Germany is the world’s third biggest virtual water importer, just behind the United States and China. And Brazil is the number one exporting country of virtual water to Germany, especially agricultural products - soya bean, for the meat industries, coffee, sugar and biofuels, Müller-Frank says.

“Also, more than 20 percent of the paper and cardboard used in Germany comes from Brazilian eucalyptus plantations. In parallel to the increasing consumption of paper by popular mail-order services in Germany, monoculture plantations destroy natural vegetation with disastrous consequences for water resources in Brazil,” she says.

More and more water flows into the industrial production of food, the production of consumer goods and energy. Through wasting, contamination, weather extremes of climate change, lack of water has become a curse to many people who regularly suffer from droughts, floods, pollution.

Water conflicts between communities and countries are on the rise and are causing migration and wars. It is a major concern for all of humanity.
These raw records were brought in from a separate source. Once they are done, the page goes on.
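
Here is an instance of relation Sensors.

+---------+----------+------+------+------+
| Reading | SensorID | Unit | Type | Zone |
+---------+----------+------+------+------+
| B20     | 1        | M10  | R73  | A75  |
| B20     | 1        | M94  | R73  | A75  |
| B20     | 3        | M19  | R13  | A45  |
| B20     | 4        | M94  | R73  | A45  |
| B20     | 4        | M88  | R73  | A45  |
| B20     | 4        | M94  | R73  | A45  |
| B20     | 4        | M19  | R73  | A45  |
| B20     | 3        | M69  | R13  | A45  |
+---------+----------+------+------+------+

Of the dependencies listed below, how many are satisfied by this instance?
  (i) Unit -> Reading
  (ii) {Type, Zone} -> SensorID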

Issues of distribution, social and environmental justice are at the heart of the solution to end the protracted water crisis.

“Many churches and faith-based organizations in Germany are concerned and labor on the issue of food and water justice,” says Müller-Frank.

“Beyond the celebration of creation worship, churches encourage a lifestyle that upholds the core values of justice and sustainability – the ‘ethics of sufficiency’ or the ‘ethics of enough’. Many churches and faith based organizations maintain social and environmental procurement practices and engage in dialogue with policy makers.”

Explaining her affirmation and vision for the EWN, she said, “the network is a powerful vector and raises awareness of the ongoing human rights violations towards vulnerable populations and expose their claims for sustainable solutions.”

“The network together with  Bread for the World can provide visibility and room for political engagement for its partner organizations grounded in local level struggles laboring for sustainable farming practices and food security”, she added.